Joseph took a leap of faith and in January 2019, completed NLEN’s U-Turn Permitted program, an accelerated job readiness institute for men and women returning from incarceration on felony convictions. For the first time since her release, she found a supportive community outside of her family that was committed to her success. Joseph began working with senior financial coach, Taneka Pernell, with whom she “developed a close sisterhood early on,” to gain the knowledge and skills she needed to manage her money effectively. She opened her first checking account and had her credit score pulled for the first time. After working briefly at a restaurant, she joined a local community center in June 2019 as a receptionist, a position that she quickly came to love.
But nine months later, she was laid off due to the pandemic. In July 2020, she received $700 from NLEN in emergency cash assistance for rent and groceries, providing a lifeline to her and her family during a period of great uncertainty.
Joseph was able to return to her job at the community center in September 2020 and continues to work with her coach on her financial goals, which include establishing credit, building savings for her daughter, and opening another bank account where she can put money aside for a down payment for a home.

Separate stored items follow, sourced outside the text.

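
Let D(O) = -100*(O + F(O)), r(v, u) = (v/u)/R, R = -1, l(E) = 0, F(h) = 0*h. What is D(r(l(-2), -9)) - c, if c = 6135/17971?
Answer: -6135/17971 ≈ -0.34138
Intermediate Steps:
F(h) = 0
r(v, u) = -v/u (r(v, u) = (v/u)/(-1) = (v/u)*(-1) = -v/u)
D(O) = -100*O (D(O) = -100*(O + 0) = -100*O)
c = 6135/17971 (c = 6135*(1/17971) = 6135/17971 ≈ 0.34138)
D(r(l(-2), -9)) - c = -(-100)*0/(-9) - 1*6135/17971 = -(-100)*0*(-1)/9 - 6135/17971 = -100*0 - 6135/17971 = 0 - 6135/17971 = -6135/17971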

Joseph is passionate about helping other women who have been incarcerated and aspires to go back to school to become a drug counselor. “I want to give my daughter experiences that I didn’t have,” she says, beaming with pride when she shares that London is at the top of her pre-K class and has received awards for perfect attendance. It’s clear that Joseph is laying the groundwork for her daughter to succeed. As her financial coach Taneka Pernell says, “whatever Shannettea sets her mind to, she’s going to get it done.”